Sikhism does not recognise caste, but "the clash in a Vienna gurdwara and the mob fury are yet another manifestation of simmering discontent that Dalits in Punjab feel due to increasing social inequality and oppression in a society that was supposed to be free of it," writes the Times of India.
In the relatively prosperous state, "caste prejudices and biases remain steeped among followers of Sikhism...facing-off in a festering, endless dispute over rights, rituals and religion."
In such a context, the appeal of sects such as the Dera Sach Khand is easy to understand.
"The legitimacy given to these deras and the steady weaning away of the faithful from the gurdwaras has often rattled the Sikh clergy and its more hardline followers pitting them against the deras," writes the Indian Express.
The caste conflict may have been the cause of the Vienna attack as well.

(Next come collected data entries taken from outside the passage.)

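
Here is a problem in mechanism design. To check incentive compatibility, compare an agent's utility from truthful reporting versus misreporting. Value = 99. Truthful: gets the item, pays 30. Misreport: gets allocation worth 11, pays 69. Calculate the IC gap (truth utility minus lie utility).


Step 1: U(truth) = value - payment = 99 - 30 = 69
Step 2: U(lie) = allocation - payment = 11 - 69 = -58
Step 3: IC gap = 69 - (-58) = 127

127


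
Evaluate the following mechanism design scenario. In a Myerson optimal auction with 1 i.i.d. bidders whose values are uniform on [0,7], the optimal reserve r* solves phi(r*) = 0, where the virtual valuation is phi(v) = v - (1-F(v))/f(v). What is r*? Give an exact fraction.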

"Caste has moved beyond India with Indian diaspora as the latter does not move as individuals but takes its cultural baggage along," Vivek Kumar, who teaches sociology in New Delhi's Jawaharlal Nehru University, told the Times of India.
According to some reports, the attackers objected to the temple allowing a living guru to speak in the presence of the holy book.
But Vienna police say they are still unclear on what motivated the kiling.
The temple which was attacked is newer than Vienna's two other Sikh temples and had been gaining popularity, but so far there had been no hostilities between the different groups in Vienna, said Bernhard Fuchs, an ethnologist at Vienna university.
And the city's two other Sikh temples have distanced themselves from the attack and condemned it as against the basic tenets of the Sikh faith.
"The foundation of Sikhism besides brotherly love and care for others, is also the principle of non-violence," they said in an open message.
"Based on these principles, the Sikh religious community in Austria therefore reject all act of fanaticism and condemned this outrageous attack in the strongest term."